Thursday, 29 October 2020

Using sterling would tie the hands of an independent state


Yesterday, Nation.Cymru carried a piece by John Ball on currency and budgets, in which he argued for the continued use of sterling by an independent Wales. I’ve known John for many years, and there are many things on which we agree – but the continued use of sterling after independence isn’t one of them. Much of the detail of the piece is unarguable: using sterling is an entirely practical way forward, it makes the transition easier, and the importance of the psychology of currency continuity is something which should not be underestimated. He rightly dismisses the ludicrous suggestions by unionists that Wales would or could somehow be prevented from using the pound if we chose to do so, although doing so by agreement in some sort of currency union would be preferable. My objection, though, is rather more fundamental that practicality and psychology.
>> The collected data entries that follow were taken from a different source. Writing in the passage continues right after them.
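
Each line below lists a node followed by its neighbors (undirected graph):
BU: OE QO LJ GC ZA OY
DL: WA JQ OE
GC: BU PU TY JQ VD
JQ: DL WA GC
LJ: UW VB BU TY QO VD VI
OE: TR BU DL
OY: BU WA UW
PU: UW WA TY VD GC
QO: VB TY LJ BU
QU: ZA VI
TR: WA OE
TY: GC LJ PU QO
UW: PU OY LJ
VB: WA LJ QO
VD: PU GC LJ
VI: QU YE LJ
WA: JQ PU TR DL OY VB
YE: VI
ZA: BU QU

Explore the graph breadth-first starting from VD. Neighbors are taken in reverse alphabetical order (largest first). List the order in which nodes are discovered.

Visit VD; enqueue PU, LJ, GC → queue [PU, LJ, GC]
Visit PU; enqueue WA, UW, TY → queue [LJ, GC, WA, UW, TY]
Visit LJ; enqueue VI, VB, QO, BU → queue [GC, WA, UW, TY, VI, VB, QO, BU]
Visit GC; enqueue JQ → queue [WA, UW, TY, VI, VB, QO, BU, JQ]
Visit WA; enqueue TR, OY, DL → queue [UW, TY, VI, VB, QO, BU, JQ, TR, OY, DL]
Visit UW → queue [TY, VI, VB, QO, BU, JQ, TR, OY, DL]
Visit TY → queue [VI, VB, QO, BU, JQ, TR, OY, DL]
Visit VI; enqueue YE, QU → queue [VB, QO, BU, JQ, TR, OY, DL, YE, QU]
Visit VB → queue [QO, BU, JQ, TR, OY, DL, YE, QU]
Visit QO → queue [BU, JQ, TR, OY, DL, YE, QU]
Visit BU; enqueue ZA, OE → queue [JQ, TR, OY, DL, YE, QU, ZA, OE]
Visit JQ → queue [TR, OY, DL, YE, QU, ZA, OE]
Visit TR → queue [OY, DL, YE, QU, ZA, OE]
Visit OY → queue [DL, YE, QU, ZA, OE]
Visit DL → queue [YE, QU, ZA, OE]
Visit YE → queue [QU, ZA, OE]
Visit QU → queue [ZA, OE]
Visit ZA → queue [OE]
Visit OE → queue []

VD -> PU -> LJ -> GC -> WA -> UW -> TY -> VI -> VB -> QO -> BU -> JQ -> TR -> OY -> DL -> YE -> QU -> ZA -> OE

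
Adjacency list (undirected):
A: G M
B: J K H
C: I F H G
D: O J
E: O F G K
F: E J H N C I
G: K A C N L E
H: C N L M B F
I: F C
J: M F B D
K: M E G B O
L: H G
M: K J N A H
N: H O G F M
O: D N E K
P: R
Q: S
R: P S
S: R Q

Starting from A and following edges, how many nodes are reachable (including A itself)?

15

BFS from A visits: A, G, M, K, C, N, L, E, J, H, B, O, I, F, D
Reachable nodes: 15 of 19 total.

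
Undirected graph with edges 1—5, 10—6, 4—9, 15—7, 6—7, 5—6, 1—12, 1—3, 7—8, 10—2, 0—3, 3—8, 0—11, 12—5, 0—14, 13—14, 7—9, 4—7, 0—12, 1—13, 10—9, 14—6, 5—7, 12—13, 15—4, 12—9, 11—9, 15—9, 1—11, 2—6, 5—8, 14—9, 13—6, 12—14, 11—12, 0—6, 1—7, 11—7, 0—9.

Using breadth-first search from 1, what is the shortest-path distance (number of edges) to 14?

2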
In simple terms, a country with its own currency and whose debt is denominated in its own currency has more freedom over economic policy than a country without a currency of its own and/or whose debt is denominated wholly or largely in someone else’s currency. The former can never go bankrupt for one thing, whilst the latter can – and it can be forced into bankruptcy by others. There is a widespread misunderstanding about the way in which the UK government has funded its response to the pandemic, with the media and many politicians talking about a huge increase in borrowing, likely to reach £300 billion this year alone. Whilst it’s true that the deficit (the gap between income and expenditure) is likely to reach or even exceed £300 billion this year, it is not true to say that that has been funded by borrowing. In fact, as Richard Murphy points out here, whilst the deficit has increased, the debt has gone down. The UK has funded its response to the pandemic entirely by the creation of new money. That is an option which would not be open to an independent Wales using someone else’s money – we would have had no choice but to borrow any necessary funds, probably mostly from lenders outside Wales.
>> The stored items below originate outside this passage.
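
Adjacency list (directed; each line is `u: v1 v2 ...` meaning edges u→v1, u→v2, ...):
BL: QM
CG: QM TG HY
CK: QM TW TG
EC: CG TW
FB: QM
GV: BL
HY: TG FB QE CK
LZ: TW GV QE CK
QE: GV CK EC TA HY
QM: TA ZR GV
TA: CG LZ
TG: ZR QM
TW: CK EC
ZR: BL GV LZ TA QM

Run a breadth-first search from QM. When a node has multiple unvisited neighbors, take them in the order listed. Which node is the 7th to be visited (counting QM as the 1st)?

Visit QM; enqueue TA, ZR, GV → queue [TA, ZR, GV]
Visit TA; enqueue CG, LZ → queue [ZR, GV, CG, LZ]
Visit ZR; enqueue BL → queue [GV, CG, LZ, BL]
Visit GV → queue [CG, LZ, BL]
Visit CG; enqueue TG, HY → queue [LZ, BL, TG, HY]
Visit LZ; enqueue TW, QE, CK → queue [BL, TG, HY, TW, QE, CK]
Visit BL → queue [TG, HY, TW, QE, CK]
Visit TG → queue [HY, TW, QE, CK]
Visit HY; enqueue FB → queue [TW, QE, CK, FB]
Visit TW; enqueue EC → queue [QE, CK, FB, EC]
Visit QE → queue [CK, FB, EC]
Visit CK → queue [FB, EC]
Visit FB → queue [EC]
Visit EC → queue []

Visit order: QM, TA, ZR, GV, CG, LZ, BL, TG, HY, TW, QE, CK, FB, EC

BL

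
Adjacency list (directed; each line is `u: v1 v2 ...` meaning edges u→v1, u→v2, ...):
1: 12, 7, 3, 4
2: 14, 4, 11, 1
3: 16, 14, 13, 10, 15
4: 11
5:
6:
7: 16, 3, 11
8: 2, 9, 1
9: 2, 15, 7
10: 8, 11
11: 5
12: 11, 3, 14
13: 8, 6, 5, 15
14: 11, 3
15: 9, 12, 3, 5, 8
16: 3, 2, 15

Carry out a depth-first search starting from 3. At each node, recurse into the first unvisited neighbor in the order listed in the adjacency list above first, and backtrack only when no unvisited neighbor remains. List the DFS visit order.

Visit 3
3 → 16
16 → 2
2 → 14
14 → 11
11 → 5
2 → 4
2 → 1
1 → 12
1 → 7
16 → 15
15 → 9
15 → 8
3 → 13
13 → 6
3 → 10

3 16 2 14 11 5 4 1 12 7 15 9 8 13 6 10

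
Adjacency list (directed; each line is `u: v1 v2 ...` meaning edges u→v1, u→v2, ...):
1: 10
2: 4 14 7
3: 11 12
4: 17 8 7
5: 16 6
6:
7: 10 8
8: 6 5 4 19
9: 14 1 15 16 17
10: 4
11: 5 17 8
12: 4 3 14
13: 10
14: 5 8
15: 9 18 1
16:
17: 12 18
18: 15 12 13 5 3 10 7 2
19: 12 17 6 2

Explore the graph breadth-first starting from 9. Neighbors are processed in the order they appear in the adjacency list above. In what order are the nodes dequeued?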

That’s a specific example of the problem, but my objection goes wider, to the whole objective of economic policy. The objective of the Bank of England (as set out in the remit given to it by the government, underlining that BoE ‘independence’ isn’t all it seems) is to maintain inflation at or around 2%, whilst the government has set itself a target of ‘balancing the books’. The first is highly arbitrary and the second is a policy choice, but both are based, ultimately, on protecting the value of private wealth. The ‘cost’ of those policies is seen in an acceptance of a permanent level of unemployment of around 3-5% and the use of austerity measures as and when necessary, including – in the case of the current government – to enable the otherwise unnecessary cancellation of the extra money which they have created. A different government could set an alternative goal of achieving full employment by spending whatever is necessary to achieve that end and using taxation (targeted as appropriate on the basis of the social goals of the government) to rein in any inflation which full employment might cause. In this context, my point is a very simple one – using sterling outsources that decision to the English government in London and effectively mandates the current neo-liberal approach to fiscal discipline, whereas with a new Welsh currency we can take the decision ourselves. And since, for me, setting different priorities – governing in the interests of the many rather than the few, to coin a phrase – is a significant part of the point of independence, the decision is a very straightforward one.
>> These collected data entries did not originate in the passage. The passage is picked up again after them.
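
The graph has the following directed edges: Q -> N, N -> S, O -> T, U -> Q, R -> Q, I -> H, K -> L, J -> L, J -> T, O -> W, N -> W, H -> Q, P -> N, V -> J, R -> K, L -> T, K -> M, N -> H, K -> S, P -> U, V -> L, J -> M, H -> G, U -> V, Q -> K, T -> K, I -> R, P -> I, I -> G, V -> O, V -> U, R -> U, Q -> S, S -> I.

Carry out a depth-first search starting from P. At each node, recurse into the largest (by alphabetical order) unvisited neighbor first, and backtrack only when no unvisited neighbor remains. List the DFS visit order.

P U V O W T K S I R Q N H G M L J

Visit P
P → U
U → V
V → O
O → W
O → T
T → K
K → S
S → I
I → R
R → Q
Q → N
N → H
H → G
K → M
K → L
V → J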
Currency is a very thorny issue for independentistas, that much is clear. The SNP has got itself into a very deep hole on the issue by advocating the use of sterling, although the debate is still raging within the party. There’s a good and lengthy critique of the SNP approach on Open Democracy; everything that applies to Scotland also applies to Wales. I know that, for some independentistas, having an independent Welsh state which broadly follows current economic orthodoxy with a Welsh slant would be enough, even if it looks like just a timid first step to others. For some it’s a political question – tactics, even – about whether the best way to persuade Wales to choose independence is to minimise the impact of that independence so that it looks like a soft and safe option, or to present a vision which emphasises how different things could be. I’ve always been in the latter camp; I’ve never seen independence as a dry constitutional issue but as a means to an end. Merely replicating Westminster in Cardiff just doesn’t do it for me.


Gav said...

It used to be said that the Irish adopted the punt, some years after independence, to rhyme with bank manager.

Spirit of BME said...

Your last sentence ‘does for me’, it should be put up in a big sign outside the engine shed in Collaborator’s Cove.
You are correct on controlling your own currency, rather than allowing outside agencies in a far-off land make these decisions. See southern members of the Euro for classic examples.
As for Little Dickie Murphy and his ‘Murphy`s Law’ on economics and The Money Tree, I shall remain silent.